The Rev. Joann Heaney-Hunter of St. Stephen Evangelical Lutheran Church...

The Rev. Joann Heaney-Hunter of St. Stephen Evangelical Lutheran Church and St. John's University; the Rev. Randolph Jon Geminder of St. Mary's Episcopal Church; and the Rev. John Vlahos of St. Paraskevi Greek Orthodox Shrine Church. Credit: St. Stephen Evangelical Lutheran Church; Randolph Geminder; John Vlahos

For many of the world’s Christians, the 12 days of Christmas beginning with the Nativity of Jesus on Dec. 25 end with the Epiphany on Jan. 6. This week’s clergy discuss the ways Long Islanders celebrate the day also known as Theophany, Three Kings Day and Little Christmas.


The Rev. Randolph Jon Geminder

Rector, St. Mary’s Episcopal Church, Amityville

The Feast of the Epiphany marks the beginning of a new season right after Christmas, commencing after the Twelfth Day. Epiphany means manifestation, or “showing,” as exemplified by the visit of the Magi to honor Jesus, the newborn king, and the Son of God. Also known as Theophany, it is a moment in time wherein Almighty God makes himself known.

The Eastern Orthodox Church portrays the Magi arriving at Christmastime, with the Epiphany signified by the Baptism of Christ in the River Jordan by John the Baptist. Anglican and Roman Catholic traditions celebrate the baptism on the Sunday after the Epiphany.

In our parish, Mass, of course, is offered on the Epiphany, and the homily or Intention reminds the congregation of our obligation to epiphanize, or show our faith in Jesus Christ to the world. At Christmas, we proclaim our joy that our Savior is born; at Epiphany, we have the opportunity to do something about it. Fidelity to the faith we profess, expressed through lives of tolerance, acceptance and love, is our way of being modern-day Magi, in a world just yearning for an answer.  

The Rev. Joann Heaney-Hunter

Pastor, St. Stephen Evangelical Lutheran Church, Hicksville, and associate professor,
St. John’s University, Jamaica, Queens

On Jan. 6, we celebrate Epiphany. Some call it the Feast of Three Kings, and my mother called it Little Christmas because baby Jesus received gifts on that day. Epiphany marks the end of the Christmas season, when we put away all Christmas decorations. It is celebrated today throughout the world with different customs.

The word “epiphany” is Greek, and it means appearance or showing. In Christianity, the Feast of the Epiphany commemorates an appearance of Jesus Christ in the world. Western Christianity celebrates Jesus’ appearance to the Magi, who visited the newborn King of the Jews in Bethlehem.

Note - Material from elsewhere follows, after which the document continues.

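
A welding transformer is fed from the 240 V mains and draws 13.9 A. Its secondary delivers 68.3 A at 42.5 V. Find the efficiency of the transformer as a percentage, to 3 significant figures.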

Eastern Christianity focuses its attention later: Jesus’ Baptism by John in the Jordan River. People celebrate Epiphany in different ways throughout the world. In some countries, gifts are given. In other countries, house blessings take place. One of my favorite traditions comes from France, where people enjoy festive “king cake.” Whoever finds the tiny statue of baby Jesus in the cake gets a golden crown! Christians of all denominations believe Jesus is with us always. However you celebrate Epiphany, it helps us remember Jesus’ revelation in the world.  

The Rev. John Vlahos

Protopresbyter, St. Paraskevi Greek Orthodox Shrine Church, Greenlawn

On Jan. 6, Orthodox Christians celebrate the Great Feast of Theophany, which commemorates the Lord’s baptism in the Jordan River and the manifestation of the Holy Trinity (Matthew 3:13-17; Mark 1: 9-11; Luke 3:21-22).

From ancient times, this feast was called the Day of Illumination and the Feast of Lights, since God is light and has appeared to illumine “those who sat in darkness” and “in the region of the shadow of death” (Matthew 4:16), and to save the fallen race of mankind by grace.

The main feature of the Feast of Theophany is the Great Blessing of Water. It follows the Divine Liturgy with a special great litany and prayers invoking the grace of the Holy Spirit upon the water and upon those who will partake of it. We invite the presence of God into our lives, through the holy water blessings of our homes and businesses. Through the sprinkling of this holy water, God blesses us, our residence, our vehicles, our offices and, by extension, all of creation. Through that blessing, God enables us to use his creation in a redeemed way, as a means toward union and communion with him.